Do Not Disturb: Escapist At Work

Phew! I have had a day of doing nothing at all, apart from the essential walks with the dog, tea making, and some rapid preparation of meals for self and team, except to start, devour avidly and finish Ann-Marie MacDonald's first novel 'Fall on Your Knees'. I don't do this sort of addictive, non-stop, totally-immersed reading very often nowadays, as it sort of knocks me out of reality a bit, which makes the resumption of normal routine a bit jarring for a day or two, so it remains a real treat.

But before I sat down with this novel, which I enjoyed very much, I booked train tickets for a few days in London from next Saturday, and then frightened myself by looking at my bank balance, which is in a scary state, especially on a day as cold as today, when all brave declarations of economising on heating seem impossible to live up to. I thought I was living quite frugally, but I'm going to have to get a lot better at living on a pension than I seem to be at present. Maybe I shouldn't have ordered that Ottolenghi cookbook from Amazon...or booked the dog in for the full works at Posh Pups next Tuesday...too late now... Maybe living on lentils (euphemism for thrift and economy and eating what's in the pantry) for a while is in order.

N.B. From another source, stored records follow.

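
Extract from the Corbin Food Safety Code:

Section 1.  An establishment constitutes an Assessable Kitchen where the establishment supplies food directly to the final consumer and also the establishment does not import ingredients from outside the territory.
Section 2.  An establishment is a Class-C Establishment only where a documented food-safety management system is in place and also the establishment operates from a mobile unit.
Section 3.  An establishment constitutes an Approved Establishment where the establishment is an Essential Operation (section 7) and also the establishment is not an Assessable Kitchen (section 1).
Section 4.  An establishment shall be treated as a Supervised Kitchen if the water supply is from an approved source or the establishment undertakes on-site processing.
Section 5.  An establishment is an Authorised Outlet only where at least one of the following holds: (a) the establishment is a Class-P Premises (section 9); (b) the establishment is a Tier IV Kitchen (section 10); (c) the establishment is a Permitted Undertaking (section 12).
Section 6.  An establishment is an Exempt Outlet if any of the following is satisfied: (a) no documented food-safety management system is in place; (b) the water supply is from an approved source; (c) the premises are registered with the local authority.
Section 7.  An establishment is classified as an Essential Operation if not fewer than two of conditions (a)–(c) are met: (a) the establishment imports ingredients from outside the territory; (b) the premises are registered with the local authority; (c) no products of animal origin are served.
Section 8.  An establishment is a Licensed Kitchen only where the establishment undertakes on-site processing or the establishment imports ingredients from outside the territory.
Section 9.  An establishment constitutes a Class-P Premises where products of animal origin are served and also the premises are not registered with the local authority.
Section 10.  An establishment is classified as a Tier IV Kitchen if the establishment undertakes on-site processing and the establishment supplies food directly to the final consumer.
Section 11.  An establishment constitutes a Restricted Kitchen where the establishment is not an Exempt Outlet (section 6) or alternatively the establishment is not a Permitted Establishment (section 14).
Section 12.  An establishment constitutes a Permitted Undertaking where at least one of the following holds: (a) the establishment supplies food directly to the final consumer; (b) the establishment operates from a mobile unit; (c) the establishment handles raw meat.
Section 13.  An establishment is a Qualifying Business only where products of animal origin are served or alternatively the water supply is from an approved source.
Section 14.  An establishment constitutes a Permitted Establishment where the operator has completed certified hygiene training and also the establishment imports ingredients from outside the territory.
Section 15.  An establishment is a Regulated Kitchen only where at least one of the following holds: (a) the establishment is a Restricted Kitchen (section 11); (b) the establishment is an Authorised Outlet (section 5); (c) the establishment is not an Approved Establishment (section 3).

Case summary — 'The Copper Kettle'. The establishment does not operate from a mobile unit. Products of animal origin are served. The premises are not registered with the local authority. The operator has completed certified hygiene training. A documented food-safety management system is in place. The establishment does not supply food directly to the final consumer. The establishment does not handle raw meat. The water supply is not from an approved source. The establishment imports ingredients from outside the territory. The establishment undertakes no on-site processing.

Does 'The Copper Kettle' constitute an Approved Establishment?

section 7 — Essential Operation: the establishment imports ingredients from outside the territory? yes; the premises are registered with the local authority? no; no products of animal origin are served? no — 1 of 3 hold (need ≥2) → not satisfied.
section 1 — Assessable Kitchen: [the establishment supplies food directly to the final consumer? no] AND [the establishment does not import ingredients from outside the territory? no] → not satisfied.
section 3 — Approved Establishment: [Essential Operation (section 7)? no] AND [not an Assessable Kitchen (section 1)? yes] → not satisfied.

No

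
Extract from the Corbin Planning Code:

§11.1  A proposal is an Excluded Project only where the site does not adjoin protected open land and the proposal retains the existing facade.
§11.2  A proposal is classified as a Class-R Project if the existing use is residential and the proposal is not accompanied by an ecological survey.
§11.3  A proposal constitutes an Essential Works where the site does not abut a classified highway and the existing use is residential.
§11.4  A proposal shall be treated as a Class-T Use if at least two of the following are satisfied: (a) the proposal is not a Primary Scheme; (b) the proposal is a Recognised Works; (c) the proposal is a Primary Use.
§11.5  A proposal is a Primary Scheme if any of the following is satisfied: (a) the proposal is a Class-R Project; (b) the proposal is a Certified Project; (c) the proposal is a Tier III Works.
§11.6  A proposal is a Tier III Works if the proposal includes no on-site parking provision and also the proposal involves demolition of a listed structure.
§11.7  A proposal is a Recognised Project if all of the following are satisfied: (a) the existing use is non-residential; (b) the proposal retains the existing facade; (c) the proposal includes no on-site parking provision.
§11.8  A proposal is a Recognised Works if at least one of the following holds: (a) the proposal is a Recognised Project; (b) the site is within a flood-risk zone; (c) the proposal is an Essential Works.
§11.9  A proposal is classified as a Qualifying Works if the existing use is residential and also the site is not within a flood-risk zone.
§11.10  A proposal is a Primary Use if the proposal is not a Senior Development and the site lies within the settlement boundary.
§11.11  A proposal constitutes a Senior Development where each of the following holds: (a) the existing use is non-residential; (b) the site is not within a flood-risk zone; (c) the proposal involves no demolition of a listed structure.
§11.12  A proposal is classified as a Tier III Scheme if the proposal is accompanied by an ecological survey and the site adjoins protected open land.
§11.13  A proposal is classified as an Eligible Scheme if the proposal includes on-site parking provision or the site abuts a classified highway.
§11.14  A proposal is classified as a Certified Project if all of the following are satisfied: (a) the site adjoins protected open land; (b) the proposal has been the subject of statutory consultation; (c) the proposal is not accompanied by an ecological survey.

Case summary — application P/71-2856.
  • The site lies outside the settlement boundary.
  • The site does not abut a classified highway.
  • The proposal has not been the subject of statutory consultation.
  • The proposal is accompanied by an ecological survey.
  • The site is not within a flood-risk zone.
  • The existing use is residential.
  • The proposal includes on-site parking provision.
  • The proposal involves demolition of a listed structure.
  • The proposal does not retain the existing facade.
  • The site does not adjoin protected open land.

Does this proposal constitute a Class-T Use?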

I'm looking forward to a few days with the Lovely Son and his large cat, the
tabby princess. Part of the planned trip will include a visit to the Houses of Parliament, shown round by a friend-of-a-friend who welcomes some light relief from life in the House of Lords. I have wanted to do this for years. Exciting, no?

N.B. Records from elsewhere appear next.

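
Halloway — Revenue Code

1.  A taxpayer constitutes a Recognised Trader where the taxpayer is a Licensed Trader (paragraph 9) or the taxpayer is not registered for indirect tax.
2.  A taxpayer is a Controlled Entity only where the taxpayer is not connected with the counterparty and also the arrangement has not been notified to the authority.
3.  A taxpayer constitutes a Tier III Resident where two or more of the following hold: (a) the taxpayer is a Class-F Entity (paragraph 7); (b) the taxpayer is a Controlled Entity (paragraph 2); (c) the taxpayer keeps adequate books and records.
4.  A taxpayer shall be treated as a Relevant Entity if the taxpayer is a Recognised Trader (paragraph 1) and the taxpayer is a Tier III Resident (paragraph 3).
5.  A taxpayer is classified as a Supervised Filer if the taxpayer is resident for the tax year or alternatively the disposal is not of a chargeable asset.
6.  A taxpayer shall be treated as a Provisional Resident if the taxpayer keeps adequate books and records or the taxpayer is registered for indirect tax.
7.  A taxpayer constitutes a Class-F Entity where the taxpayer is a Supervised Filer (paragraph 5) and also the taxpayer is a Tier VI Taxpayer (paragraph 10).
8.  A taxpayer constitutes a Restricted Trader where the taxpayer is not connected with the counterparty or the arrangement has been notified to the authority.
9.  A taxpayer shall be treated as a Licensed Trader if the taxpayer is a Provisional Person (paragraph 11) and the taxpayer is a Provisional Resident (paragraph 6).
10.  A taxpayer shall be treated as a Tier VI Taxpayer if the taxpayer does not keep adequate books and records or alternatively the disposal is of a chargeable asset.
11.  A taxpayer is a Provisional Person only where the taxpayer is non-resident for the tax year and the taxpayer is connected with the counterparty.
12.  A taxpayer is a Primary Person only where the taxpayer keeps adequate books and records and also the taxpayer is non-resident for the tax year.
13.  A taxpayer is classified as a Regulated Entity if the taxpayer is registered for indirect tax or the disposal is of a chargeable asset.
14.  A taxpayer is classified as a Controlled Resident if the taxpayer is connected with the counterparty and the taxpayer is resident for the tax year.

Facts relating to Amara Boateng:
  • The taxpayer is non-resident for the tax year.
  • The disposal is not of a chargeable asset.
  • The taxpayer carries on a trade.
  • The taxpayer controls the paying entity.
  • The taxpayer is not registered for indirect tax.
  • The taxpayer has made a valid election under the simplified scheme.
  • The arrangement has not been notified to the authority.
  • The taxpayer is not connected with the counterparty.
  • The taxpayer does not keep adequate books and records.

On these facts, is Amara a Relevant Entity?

paragraph 11 — Provisional Person: [the taxpayer is non-resident for the tax year? yes] AND [the taxpayer is connected with the counterparty? no] → not satisfied.
paragraph 6 — Provisional Resident: [the taxpayer keeps adequate books and records? no] OR [the taxpayer is registered for indirect tax? no] → not satisfied.
paragraph 9 — Licensed Trader: [Provisional Person (paragraph 11)? no] AND [Provisional Resident (paragraph 6)? no] → not satisfied.
paragraph 1 — Recognised Trader: [Licensed Trader (paragraph 9)? no] OR [the taxpayer is not registered for indirect tax? yes] → satisfied.
paragraph 5 — Supervised Filer: [the taxpayer is resident for the tax year? no] OR [the disposal is not of a chargeable asset? yes] → satisfied.
paragraph 10 — Tier VI Taxpayer: [the taxpayer does not keep adequate books and records? yes] OR [the disposal is of a chargeable asset? no] → satisfied.
paragraph 7 — Class-F Entity: [Supervised Filer (paragraph 5)? yes] AND [Tier VI Taxpayer (paragraph 10)? yes] → satisfied.
paragraph 2 — Controlled Entity: [the taxpayer is not connected with the counterparty? yes] AND [the arrangement has not been notified to the authority? yes] → satisfied.
paragraph 3 — Tier III Resident: Class-F Entity (paragraph 7)? yes; Controlled Entity (paragraph 2)? yes; the taxpayer keeps adequate books and records? no — 2 of 3 hold (need ≥2) → satisfied.
paragraph 4 — Relevant Entity: [Recognised Trader (paragraph 1)? yes] AND [Tier III Resident (paragraph 3)? yes] → satisfied.

Yes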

The Lovely Son, not given to frugality
(he's already mentioned two nice little French restaurants nearby) can plan the rest of my visit, so long as it involves thrift and economy. A forlorn hope, I suspect. Maybe November should be the month of living on lentils.

Wednesday 1 October 2008

Wrong in the right way

Sometimes the weather forecast gets it so wrong, and today turned out not to be cold, windy and wet as foretold. I had to take pictures, to prove to Maggie in Toronto that just because it rained for her entire stay, it really isn't always so. Once every five months or so, we get some sunshine.

This is Armstrong Bridge and a rather indecisive tree.